If there isn't a function available, is there some place I can find a documented set of rules of what is detected in Word, in RichEdit, or any other set of rules of what should be detected? That would then allow me to write the detection code myself.

回答1:

Try the PathIsURL function which is declarated in the ShLwApi unit.



回答2:

Following regex taken from RegexBuddy's library might get you started (I can't make any claims about performance).

Regex

Match; JGsoft; case insensitive:  
\b(https?|ftp|file)://[-A-Z0-9+&@#/%?=~_|$!:,.;]*[A-Z0-9+&@#/%=~_|$]

Explanation

URL: Find in full text The final character class makes sure that if an URL is part of some text, punctuation such as a comma or full stop after the URL is not interpreted as part of the URL.

Matches (whole or partial)

http://regexbuddy.com
http://www.regexbuddy.com 
http://www.regexbuddy.com/ 
http://www.regexbuddy.com/index.html 
http://www.regexbuddy.com/index.html?source=library 
You can download RegexBuddy at http://www.regexbuddy.com/download.html.

Does not match

regexbuddy.com
www.regexbuddy.com
"www.domain.com/quoted URL with spaces"
support@regexbuddy.com

For a set of rules you might look into RFC 3986

A Uniform Resource Identifier (URI) is a compact sequence of
characters that identifies an abstract or physical resource.
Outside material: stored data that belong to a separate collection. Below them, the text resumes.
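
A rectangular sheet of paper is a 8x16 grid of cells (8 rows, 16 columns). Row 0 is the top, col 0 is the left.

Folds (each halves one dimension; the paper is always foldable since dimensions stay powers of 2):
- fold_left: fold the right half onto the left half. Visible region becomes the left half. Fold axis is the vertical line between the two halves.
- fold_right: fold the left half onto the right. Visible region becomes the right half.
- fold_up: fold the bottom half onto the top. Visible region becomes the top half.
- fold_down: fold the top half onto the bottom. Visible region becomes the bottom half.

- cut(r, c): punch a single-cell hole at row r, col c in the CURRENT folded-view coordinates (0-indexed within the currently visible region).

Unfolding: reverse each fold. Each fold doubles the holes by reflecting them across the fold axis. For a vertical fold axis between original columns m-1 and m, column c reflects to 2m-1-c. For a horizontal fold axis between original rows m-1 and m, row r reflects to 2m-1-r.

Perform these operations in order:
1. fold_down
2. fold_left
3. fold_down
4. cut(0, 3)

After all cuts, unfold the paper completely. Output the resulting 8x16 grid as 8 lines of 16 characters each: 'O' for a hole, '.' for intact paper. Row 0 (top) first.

Answer: ................
...O........O...
...O........O...
................
................
...O........O...
...O........O...
................

Derivation:
Op 1 fold_down: fold axis h@4; visible region now rows[4,8) x cols[0,16) = 4x16
Op 2 fold_left: fold axis v@8; visible region now rows[4,8) x cols[0,8) = 4x8
Op 3 fold_down: fold axis h@6; visible region now rows[6,8) x cols[0,8) = 2x8
Op 4 cut(0, 3): punch at orig (6,3); cuts so far [(6, 3)]; region rows[6,8) x cols[0,8) = 2x8
Unfold 1 (reflect across h@6): 2 holes -> [(5, 3), (6, 3)]
Unfold 2 (reflect across v@8): 4 holes -> [(5, 3), (5, 12), (6, 3), (6, 12)]
Unfold 3 (reflect across h@4): 8 holes -> [(1, 3), (1, 12), (2, 3), (2, 12), (5, 3), (5, 12), (6, 3), (6, 12)]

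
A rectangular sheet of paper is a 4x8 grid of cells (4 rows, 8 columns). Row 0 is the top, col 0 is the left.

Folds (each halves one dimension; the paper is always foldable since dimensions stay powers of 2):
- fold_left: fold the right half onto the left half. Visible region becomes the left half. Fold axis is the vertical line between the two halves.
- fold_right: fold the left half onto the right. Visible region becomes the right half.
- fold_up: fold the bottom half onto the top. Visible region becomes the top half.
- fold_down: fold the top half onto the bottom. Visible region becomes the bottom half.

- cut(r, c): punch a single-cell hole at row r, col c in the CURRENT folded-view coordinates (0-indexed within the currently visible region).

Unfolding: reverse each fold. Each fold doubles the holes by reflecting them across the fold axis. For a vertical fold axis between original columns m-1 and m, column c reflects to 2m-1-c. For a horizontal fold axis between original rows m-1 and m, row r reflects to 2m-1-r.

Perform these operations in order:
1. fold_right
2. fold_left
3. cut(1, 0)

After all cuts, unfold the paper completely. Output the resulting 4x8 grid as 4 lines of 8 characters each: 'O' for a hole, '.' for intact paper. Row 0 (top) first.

Op 1 fold_right: fold axis v@4; visible region now rows[0,4) x cols[4,8) = 4x4
Op 2 fold_left: fold axis v@6; visible region now rows[0,4) x cols[4,6) = 4x2
Op 3 cut(1, 0): punch at orig (1,4); cuts so far [(1, 4)]; region rows[0,4) x cols[4,6) = 4x2
Unfold 1 (reflect across v@6): 2 holes -> [(1, 4), (1, 7)]
Unfold 2 (reflect across v@4): 4 holes -> [(1, 0), (1, 3), (1, 4), (1, 7)]

Answer: ........
O..OO..O
........
........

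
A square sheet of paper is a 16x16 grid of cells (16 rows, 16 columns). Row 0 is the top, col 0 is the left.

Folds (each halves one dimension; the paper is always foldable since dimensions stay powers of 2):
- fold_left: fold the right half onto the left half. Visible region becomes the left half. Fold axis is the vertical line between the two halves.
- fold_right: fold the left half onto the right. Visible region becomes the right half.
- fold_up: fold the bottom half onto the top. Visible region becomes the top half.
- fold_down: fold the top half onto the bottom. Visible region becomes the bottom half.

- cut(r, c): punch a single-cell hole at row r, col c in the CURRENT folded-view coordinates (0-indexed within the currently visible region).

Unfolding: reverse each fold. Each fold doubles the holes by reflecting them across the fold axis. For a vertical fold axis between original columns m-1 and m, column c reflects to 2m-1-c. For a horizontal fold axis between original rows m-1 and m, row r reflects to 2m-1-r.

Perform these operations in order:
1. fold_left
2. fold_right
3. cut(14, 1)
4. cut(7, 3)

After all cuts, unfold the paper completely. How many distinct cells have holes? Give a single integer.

Op 1 fold_left: fold axis v@8; visible region now rows[0,16) x cols[0,8) = 16x8
Op 2 fold_right: fold axis v@4; visible region now rows[0,16) x cols[4,8) = 16x4
Op 3 cut(14, 1): punch at orig (14,5); cuts so far [(14, 5)]; region rows[0,16) x cols[4,8) = 16x4
Op 4 cut(7, 3): punch at orig (7,7); cuts so far [(7, 7), (14, 5)]; region rows[0,16) x cols[4,8) = 16x4
Unfold 1 (reflect across v@4): 4 holes -> [(7, 0), (7, 7), (14, 2), (14, 5)]
Unfold 2 (reflect across v@8): 8 holes -> [(7, 0), (7, 7), (7, 8), (7, 15), (14, 2), (14, 5), (14, 10), (14, 13)]

Answer: 8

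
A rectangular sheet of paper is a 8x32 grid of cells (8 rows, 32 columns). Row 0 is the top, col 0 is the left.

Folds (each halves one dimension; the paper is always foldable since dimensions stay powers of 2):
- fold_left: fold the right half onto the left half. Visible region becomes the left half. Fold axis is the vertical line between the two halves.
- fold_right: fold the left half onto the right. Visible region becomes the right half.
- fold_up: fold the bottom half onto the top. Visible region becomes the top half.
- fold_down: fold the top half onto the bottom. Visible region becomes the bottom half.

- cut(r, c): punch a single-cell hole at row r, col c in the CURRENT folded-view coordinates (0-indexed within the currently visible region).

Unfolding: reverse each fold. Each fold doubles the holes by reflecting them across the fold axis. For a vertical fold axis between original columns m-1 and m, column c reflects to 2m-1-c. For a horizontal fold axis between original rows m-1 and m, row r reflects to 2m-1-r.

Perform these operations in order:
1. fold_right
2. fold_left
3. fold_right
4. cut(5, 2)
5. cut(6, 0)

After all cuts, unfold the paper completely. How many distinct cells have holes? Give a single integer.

Op 1 fold_right: fold axis v@16; visible region now rows[0,8) x cols[16,32) = 8x16
Op 2 fold_left: fold axis v@24; visible region now rows[0,8) x cols[16,24) = 8x8
Op 3 fold_right: fold axis v@20; visible region now rows[0,8) x cols[20,24) = 8x4
Op 4 cut(5, 2): punch at orig (5,22); cuts so far [(5, 22)]; region rows[0,8) x cols[20,24) = 8x4
Op 5 cut(6, 0): punch at orig (6,20); cuts so far [(5, 22), (6, 20)]; region rows[0,8) x cols[20,24) = 8x4
Unfold 1 (reflect across v@20): 4 holes -> [(5, 17), (5, 22), (6, 19), (6, 20)]
Unfold 2 (reflect across v@24): 8 holes -> [(5, 17), (5, 22), (5, 25), (5, 30), (6, 19), (6, 20), (6, 27), (6, 28)]
Unfold 3 (reflect across v@16): 16 holes -> [(5, 1), (5, 6), (5, 9), (5, 14), (5, 17), (5, 22), (5, 25), (5, 30), (6, 3), (6, 4), (6, 11), (6, 12), (6, 19), (6, 20), (6, 27), (6, 28)]

Answer: 16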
This
specification defines the generic URI syntax and a process for
resolving URI references that might be in relative form, along with
guidelines and security considerations for the use of URIs on the
Internet

A regex that validates a URL as specified in RFC 3986 would be

^
(# Scheme
 [a-z][a-z0-9+\-.]*:
 (# Authority & path
  //
  ([a-z0-9\-._~%!$&'()*+,;=]+@)?              # User
  ([a-z0-9\-._~%]+                            # Named host
  |\[[a-f0-9:.]+\]                            # IPv6 host
  |\[v[a-f0-9][a-z0-9\-._~%!$&'()*+,;=:]+\])  # IPvFuture host
  (:[0-9]+)?                                  # Port
  (/[a-z0-9\-._~%!$&'()*+,;=:@]+)*/?          # Path
 |# Path without authority
  (/?[a-z0-9\-._~%!$&'()*+,;=:@]+(/[a-z0-9\-._~%!$&'()*+,;=:@]+)*/?)?
 )
|# Relative URL (no scheme or authority)
 ([a-z0-9\-._~%!$&'()*+,;=@]+(/[a-z0-9\-._~%!$&'()*+,;=:@]+)*/?  # Relative path
 |(/[a-z0-9\-._~%!$&'()*+,;=:@]+)+/?)                            # Absolute path
)
# Query
(\?[a-z0-9\-._~%!$&'()*+,;=:@/?]*)?
# Fragment
(\#[a-z0-9\-._~%!$&'()*+,;=:@/?]*)?
$


回答3:

Regular Expressions may be the way to go here, to define the various patterns which you deem to be appropriate hyperlinks.